Earlier in the spring of 1918, there were indications that this flu, which was ravaging the troops in Europe, had come to America.
In its “Summer Cottages” section on May 15, 1918, the Press noted that “Goodhue Livingston, a prominent summer person, was reported ill with it and staying in his New York City townhouse at 38 East 65th Street until, hopefully, he would recover.”
It was a full-raging epidemic by September.
An item in that October 17 issue stated Dr. Hugh Halsey, a Southampton doctor, was suffering from influenza but was now recovering. And Dr. John Nugent, another Southampton physician, had been confined to his home since Tuesday.
In that same issue, the Press published a statement from Dr. Hermann M. Biggs, State Commissioner of Health, that the number of people getting sick was expected to decline within a few weeks.
He was wrong.
Then there was this. “There are many cases among the school children and the prompt action of the Board of Health in closing the schools is commended by all….The epidemic is general all over the Island, especially virulent in the Eastern states, New York and New Jersey, and is rapidly spreading through the west.
“For the treatment of secondary pneumonia, a serum is available… Calls for additional physicians and nurses are still being received from all parts of the State and are being responded to as rapidly as possible.”
Six weeks earlier, the Village had ordered the closing of not only all the schools, but the banning of assemblies of people in churches and other public places.
On October 30, a letter to The Sag Harbor Express came from U.S. Navy Officer Peter Hughes PRIR 1st Class, languishing in tight quarters aboard a troop ship at the Navy wharf in Virginia Beach.

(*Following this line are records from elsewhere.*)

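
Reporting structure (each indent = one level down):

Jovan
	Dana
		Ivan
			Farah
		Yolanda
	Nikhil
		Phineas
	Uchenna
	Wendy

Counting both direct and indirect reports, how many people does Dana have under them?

3

Dana directly manages Ivan, Yolanda. Under Ivan: Farah (1). Yolanda has no reports. So Dana's organization is 2 direct reports plus everyone under them: 2 + 1 = 3.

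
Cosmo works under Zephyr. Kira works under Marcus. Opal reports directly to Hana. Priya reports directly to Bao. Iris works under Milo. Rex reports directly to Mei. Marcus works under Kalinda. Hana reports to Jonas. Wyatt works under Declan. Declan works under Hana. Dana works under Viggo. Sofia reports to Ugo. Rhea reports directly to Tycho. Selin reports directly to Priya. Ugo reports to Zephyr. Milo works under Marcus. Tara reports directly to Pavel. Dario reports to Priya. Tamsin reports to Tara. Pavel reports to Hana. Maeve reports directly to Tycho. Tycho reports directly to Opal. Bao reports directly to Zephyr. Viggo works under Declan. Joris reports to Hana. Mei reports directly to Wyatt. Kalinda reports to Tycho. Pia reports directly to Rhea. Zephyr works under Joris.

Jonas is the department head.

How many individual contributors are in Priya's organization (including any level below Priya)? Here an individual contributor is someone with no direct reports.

The people in Priya's organization with no one reporting to them are Dario, Selin. That is 2.

2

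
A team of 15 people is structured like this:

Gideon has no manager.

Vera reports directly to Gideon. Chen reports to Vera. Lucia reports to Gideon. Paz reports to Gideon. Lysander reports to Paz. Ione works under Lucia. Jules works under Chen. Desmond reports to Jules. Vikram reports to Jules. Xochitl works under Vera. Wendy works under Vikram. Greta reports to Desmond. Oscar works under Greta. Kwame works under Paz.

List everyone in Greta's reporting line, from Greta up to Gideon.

Greta reports to Desmond. Desmond reports to Jules. Jules reports to Chen. Chen reports to Vera. Vera reports to Gideon. Gideon is at the top.

Greta -> Desmond -> Jules -> Chen -> Vera -> Gideon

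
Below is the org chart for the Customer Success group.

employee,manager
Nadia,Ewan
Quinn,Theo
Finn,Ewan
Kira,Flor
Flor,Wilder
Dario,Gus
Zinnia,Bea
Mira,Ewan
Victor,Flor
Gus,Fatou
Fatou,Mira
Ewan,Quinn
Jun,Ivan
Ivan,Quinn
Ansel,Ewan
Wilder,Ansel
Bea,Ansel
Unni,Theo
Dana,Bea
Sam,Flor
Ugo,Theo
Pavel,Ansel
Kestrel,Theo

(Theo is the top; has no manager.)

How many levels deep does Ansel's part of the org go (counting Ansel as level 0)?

The longest chain under Ansel runs Ansel → Wilder → Flor → Victor, which is 3 levels below Ansel.

3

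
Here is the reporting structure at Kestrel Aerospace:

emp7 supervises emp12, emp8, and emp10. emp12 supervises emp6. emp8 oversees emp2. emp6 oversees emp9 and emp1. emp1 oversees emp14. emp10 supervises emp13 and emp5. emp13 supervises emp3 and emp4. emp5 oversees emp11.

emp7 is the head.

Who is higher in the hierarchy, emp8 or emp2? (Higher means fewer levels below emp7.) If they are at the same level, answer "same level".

emp8

emp8 is 1 level below emp7; emp2 is 2. emp8 is higher.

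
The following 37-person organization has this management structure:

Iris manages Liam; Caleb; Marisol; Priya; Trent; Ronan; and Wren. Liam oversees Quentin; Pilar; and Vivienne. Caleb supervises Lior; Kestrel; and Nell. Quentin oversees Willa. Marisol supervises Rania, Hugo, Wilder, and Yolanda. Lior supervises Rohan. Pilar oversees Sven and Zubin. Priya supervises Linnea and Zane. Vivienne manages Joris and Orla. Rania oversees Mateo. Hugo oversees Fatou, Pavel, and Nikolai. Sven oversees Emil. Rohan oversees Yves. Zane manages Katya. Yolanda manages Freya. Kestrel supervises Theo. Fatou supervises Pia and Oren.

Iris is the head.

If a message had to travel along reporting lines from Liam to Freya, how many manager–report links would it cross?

4

Liam is 1 level below Iris, and Freya is 3 levels below Iris (their lowest common manager). The shortest path runs up from Liam to Iris and back down to Freya: 1 + 3 = 4 links.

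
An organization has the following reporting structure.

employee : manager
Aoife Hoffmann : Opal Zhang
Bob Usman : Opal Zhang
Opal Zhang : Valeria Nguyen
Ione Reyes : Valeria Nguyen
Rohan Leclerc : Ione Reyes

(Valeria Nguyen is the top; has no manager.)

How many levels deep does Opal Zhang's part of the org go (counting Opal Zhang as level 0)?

1

The longest chain under Opal Zhang runs Opal Zhang → Aoife Hoffmann, which is 1 level below Opal Zhang.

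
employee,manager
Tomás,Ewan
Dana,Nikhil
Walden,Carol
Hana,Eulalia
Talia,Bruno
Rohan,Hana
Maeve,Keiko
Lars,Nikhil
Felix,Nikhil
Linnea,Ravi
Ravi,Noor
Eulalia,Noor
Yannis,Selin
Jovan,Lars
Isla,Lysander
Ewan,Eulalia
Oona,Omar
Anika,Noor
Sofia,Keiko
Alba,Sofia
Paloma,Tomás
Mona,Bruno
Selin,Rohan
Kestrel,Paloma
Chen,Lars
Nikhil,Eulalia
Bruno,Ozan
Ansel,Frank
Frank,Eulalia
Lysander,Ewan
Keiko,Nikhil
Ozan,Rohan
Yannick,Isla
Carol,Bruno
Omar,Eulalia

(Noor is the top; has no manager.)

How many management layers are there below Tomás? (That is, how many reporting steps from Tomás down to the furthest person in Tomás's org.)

The longest chain under Tomás runs Tomás → Paloma → Kestrel, which is 2 levels below Tomás.

2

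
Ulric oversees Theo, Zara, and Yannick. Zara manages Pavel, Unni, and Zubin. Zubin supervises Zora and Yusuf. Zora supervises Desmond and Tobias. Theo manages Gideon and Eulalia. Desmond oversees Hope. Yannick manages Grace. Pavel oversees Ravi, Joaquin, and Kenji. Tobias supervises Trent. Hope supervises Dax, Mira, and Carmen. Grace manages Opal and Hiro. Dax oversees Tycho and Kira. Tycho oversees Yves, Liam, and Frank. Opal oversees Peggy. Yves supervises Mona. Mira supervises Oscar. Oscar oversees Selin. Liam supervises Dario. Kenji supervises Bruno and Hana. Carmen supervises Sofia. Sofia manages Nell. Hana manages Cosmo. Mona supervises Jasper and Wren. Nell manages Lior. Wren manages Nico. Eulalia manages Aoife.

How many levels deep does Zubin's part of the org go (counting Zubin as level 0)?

9

The longest chain under Zubin runs Zubin → Zora → Desmond → Hope → Dax → Tycho → Yves → Mona → Wren → Nico, which is 9 levels below Zubin.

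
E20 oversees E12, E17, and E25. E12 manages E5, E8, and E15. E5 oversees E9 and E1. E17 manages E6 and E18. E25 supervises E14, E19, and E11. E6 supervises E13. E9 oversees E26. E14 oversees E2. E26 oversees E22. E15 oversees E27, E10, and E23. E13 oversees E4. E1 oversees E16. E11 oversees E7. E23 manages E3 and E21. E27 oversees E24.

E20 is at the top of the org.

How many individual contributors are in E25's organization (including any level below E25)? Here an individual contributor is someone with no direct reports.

3

The people in E25's organization with no one reporting to them are E7, E19, E2. That is 3.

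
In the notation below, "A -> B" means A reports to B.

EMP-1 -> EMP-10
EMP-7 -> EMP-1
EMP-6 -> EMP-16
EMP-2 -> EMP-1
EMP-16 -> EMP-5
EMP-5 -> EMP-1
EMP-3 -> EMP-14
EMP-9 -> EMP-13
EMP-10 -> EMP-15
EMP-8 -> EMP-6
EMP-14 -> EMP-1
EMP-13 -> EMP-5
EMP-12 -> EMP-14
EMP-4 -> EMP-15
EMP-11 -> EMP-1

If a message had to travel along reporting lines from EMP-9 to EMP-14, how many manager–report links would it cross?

EMP-9 is 3 levels below EMP-1, and EMP-14 is 1 level below EMP-1 (their lowest common manager). The shortest path runs up from EMP-9 to EMP-1 and back down to EMP-14: 3 + 1 = 4 links.

4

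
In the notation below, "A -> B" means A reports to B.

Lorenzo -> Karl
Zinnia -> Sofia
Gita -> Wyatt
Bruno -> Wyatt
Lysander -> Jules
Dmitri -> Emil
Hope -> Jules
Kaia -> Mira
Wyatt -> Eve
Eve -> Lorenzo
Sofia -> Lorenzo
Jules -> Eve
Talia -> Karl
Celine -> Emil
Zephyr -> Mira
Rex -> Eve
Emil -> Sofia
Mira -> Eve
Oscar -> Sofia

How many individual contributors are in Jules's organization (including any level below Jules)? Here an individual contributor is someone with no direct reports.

The people in Jules's organization with no one reporting to them are Hope, Lysander. That is 2.

2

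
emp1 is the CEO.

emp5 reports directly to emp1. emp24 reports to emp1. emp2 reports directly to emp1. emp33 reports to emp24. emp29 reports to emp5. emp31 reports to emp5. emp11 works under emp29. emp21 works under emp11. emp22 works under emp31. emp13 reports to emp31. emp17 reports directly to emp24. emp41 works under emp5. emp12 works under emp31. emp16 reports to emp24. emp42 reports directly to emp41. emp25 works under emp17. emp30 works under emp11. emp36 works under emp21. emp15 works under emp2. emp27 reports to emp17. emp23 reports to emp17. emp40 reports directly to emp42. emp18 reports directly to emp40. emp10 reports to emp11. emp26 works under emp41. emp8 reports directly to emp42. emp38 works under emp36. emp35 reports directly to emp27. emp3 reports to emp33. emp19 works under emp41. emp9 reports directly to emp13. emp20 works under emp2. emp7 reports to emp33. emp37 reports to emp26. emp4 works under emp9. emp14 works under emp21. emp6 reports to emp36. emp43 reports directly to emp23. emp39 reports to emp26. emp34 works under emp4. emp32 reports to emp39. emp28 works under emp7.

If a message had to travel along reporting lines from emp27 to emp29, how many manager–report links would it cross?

emp27 is 3 levels below emp1, and emp29 is 2 levels below emp1 (their lowest common manager). The shortest path runs up from emp27 to emp1 and back down to emp29: 3 + 2 = 5 links.

5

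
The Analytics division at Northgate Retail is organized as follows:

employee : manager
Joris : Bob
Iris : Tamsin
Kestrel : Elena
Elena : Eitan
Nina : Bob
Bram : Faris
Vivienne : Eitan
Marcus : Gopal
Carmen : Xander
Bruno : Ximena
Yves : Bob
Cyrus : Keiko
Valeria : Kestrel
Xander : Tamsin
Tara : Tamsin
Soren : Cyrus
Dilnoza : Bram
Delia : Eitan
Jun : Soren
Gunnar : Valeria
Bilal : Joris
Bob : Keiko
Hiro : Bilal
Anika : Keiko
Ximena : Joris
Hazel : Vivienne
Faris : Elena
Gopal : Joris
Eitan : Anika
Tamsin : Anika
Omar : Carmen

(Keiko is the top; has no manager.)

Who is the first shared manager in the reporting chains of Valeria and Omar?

Anika

Valeria's chain of managers is Kestrel, Elena, Eitan, Anika, Keiko. Omar's chain of managers is Carmen, Xander, Tamsin, Anika, Keiko. The first manager that appears in both chains is Anika.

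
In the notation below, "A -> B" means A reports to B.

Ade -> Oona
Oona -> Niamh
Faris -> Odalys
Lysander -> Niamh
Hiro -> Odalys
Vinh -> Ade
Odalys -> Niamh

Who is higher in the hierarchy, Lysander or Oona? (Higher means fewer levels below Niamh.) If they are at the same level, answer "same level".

Both Lysander and Oona are 1 level below Niamh.

same level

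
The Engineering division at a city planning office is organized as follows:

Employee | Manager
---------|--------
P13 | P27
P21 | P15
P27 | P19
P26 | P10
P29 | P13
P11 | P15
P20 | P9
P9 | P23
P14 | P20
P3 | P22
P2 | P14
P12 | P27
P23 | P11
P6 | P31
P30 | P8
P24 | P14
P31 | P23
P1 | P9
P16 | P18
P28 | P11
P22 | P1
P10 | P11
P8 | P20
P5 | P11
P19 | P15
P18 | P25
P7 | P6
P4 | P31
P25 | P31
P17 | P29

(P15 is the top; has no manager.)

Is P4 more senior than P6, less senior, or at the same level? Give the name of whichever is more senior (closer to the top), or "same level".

same level

Both P4 and P6 are 4 levels below P15.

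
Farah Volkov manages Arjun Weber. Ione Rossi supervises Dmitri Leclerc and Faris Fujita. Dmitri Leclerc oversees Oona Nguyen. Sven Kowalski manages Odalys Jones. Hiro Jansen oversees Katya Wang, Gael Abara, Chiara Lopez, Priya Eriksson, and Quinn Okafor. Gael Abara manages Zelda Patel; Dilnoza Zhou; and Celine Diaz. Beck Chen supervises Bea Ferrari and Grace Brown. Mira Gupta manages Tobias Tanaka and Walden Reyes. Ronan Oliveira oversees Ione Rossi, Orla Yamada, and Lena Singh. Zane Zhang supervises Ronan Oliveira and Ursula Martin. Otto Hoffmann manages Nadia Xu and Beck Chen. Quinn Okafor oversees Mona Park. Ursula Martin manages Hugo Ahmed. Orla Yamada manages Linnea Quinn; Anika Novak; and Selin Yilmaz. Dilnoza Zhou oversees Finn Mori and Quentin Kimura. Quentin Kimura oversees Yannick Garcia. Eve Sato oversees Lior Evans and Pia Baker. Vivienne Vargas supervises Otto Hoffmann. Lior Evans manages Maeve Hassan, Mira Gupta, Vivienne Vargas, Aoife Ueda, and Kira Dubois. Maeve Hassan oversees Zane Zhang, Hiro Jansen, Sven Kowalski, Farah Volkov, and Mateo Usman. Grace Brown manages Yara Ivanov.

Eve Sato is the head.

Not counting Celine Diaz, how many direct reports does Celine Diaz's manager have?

2

Celine Diaz reports to Gael Abara. Gael Abara's other direct reports are Dilnoza Zhou, Zelda Patel — 2 peers.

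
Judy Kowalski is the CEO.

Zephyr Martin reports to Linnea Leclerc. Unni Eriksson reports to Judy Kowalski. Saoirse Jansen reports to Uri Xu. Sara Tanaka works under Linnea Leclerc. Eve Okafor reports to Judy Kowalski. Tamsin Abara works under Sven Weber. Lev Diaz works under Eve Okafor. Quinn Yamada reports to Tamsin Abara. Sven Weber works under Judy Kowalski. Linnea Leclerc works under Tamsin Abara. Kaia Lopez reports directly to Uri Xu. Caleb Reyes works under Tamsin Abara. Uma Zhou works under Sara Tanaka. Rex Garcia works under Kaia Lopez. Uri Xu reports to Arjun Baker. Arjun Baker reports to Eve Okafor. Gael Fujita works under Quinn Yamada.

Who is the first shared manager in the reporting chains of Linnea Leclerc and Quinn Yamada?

Linnea Leclerc's chain of managers is Tamsin Abara, Sven Weber, Judy Kowalski. Quinn Yamada's chain of managers is Tamsin Abara, Sven Weber, Judy Kowalski. The first manager that appears in both chains is Tamsin Abara.

Tamsin Abara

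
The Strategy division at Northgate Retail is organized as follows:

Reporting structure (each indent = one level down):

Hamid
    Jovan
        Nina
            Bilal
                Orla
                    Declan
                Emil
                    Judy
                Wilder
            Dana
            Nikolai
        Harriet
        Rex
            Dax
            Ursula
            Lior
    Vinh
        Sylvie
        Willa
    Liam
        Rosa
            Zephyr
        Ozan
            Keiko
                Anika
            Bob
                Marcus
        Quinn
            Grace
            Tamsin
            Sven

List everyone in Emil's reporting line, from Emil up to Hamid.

Emil reports to Bilal. Bilal reports to Nina. Nina reports to Jovan. Jovan reports to Hamid. Hamid is at the top.

Emil -> Bilal -> Nina -> Jovan -> Hamid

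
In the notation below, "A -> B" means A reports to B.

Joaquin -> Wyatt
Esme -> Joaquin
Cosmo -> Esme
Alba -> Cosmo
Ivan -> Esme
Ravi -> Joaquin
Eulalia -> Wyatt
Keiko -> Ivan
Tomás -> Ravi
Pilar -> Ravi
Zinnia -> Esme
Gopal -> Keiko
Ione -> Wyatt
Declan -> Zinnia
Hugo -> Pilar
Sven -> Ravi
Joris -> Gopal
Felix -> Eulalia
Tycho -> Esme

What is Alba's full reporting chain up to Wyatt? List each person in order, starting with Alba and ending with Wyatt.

Alba -> Cosmo -> Esme -> Joaquin -> Wyatt

Alba reports to Cosmo. Cosmo reports to Esme. Esme reports to Joaquin. Joaquin reports to Wyatt. Wyatt is at the top.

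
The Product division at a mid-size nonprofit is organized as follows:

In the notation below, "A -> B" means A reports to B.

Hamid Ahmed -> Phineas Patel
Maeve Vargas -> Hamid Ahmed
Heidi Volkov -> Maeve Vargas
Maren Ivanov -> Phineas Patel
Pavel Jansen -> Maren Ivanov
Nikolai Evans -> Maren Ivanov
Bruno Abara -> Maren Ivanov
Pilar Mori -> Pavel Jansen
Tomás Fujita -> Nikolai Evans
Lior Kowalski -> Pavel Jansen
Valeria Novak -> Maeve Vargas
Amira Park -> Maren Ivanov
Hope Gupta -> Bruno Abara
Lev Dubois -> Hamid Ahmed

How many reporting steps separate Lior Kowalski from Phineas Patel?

3

Chain from Lior Kowalski up to Phineas Patel: Lior Kowalski → Pavel Jansen → Maren Ivanov → Phineas Patel. That is 3 steps up, so Lior Kowalski is 3 levels below Phineas Patel.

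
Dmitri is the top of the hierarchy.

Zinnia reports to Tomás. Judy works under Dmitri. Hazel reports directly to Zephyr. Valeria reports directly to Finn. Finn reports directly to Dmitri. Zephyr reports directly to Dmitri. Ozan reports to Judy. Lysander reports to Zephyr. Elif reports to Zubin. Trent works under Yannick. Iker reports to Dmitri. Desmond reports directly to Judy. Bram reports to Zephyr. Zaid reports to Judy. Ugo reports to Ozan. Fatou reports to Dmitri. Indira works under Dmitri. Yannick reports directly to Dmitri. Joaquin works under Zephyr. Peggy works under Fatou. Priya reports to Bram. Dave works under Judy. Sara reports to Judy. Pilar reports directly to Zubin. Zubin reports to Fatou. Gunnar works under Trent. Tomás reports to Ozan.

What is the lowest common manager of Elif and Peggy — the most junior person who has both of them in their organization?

Elif's chain of managers is Zubin, Fatou, Dmitri. Peggy's chain of managers is Fatou, Dmitri. The first manager that appears in both chains is Fatou.

Fatou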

“It is a crying shame that we have to lose so many American boys when they are so far superior to the enemy’s men—but that is probably one of the ideas General Sherman had when he let go his famous saying. (“War is Hell”).
“We have been under strict quarantine here for over two weeks now on account of the ‘Spanish Influenza’ and judging from reports, you have been having a touch of it in the Harbor. It spread very fast here, and I do not know how long they will keep us cooped up like a lot of chickens.”
This pandemic from almost exactly 100 years ago was as horrible as the COVID-19 today, but it was not front-and-center in your face all day with reporters and experts telling story after story, relentlessly terrifying everybody 24/7. The weekly paper was the media here.
There was no radio. No TV. No internet. No smartphones and no airplanes. And other than the train in and out of Manhattan to Southampton, the few thousand people living out here didn’t travel much. Most roads were dirt. Only a few people had automobiles, so transportation was in wagons or on horseback. People gossiped, had families and friends, worked the farms and fished the seas, then on Sundays went to church. The newspapers marked their births, marriages and deaths. And life went on.
For example, among many non-flu-related items in the December 12 edition of the Press was the story of Stanley Kominski, a Polish farmer from Riverhead who was sitting in his wagon, driving a team of horses across the railroad tracks, when the train came and hit the wagon broadside. The engineer screeched the train to a halt. On one side of the tracks were the two dead horses, the farm wagon split in two and the farmer’s hat. On the other side of the train was the farmer, bewildered but unharmed, who was looking for his hat. They gave it to him.
Early issues of The Southampton Press, The Sag Harbor Express and Dan’s Papers (which began publication in 1960) can be found at nyshistoricnewspapers.com. Reporting for this story came from that archive.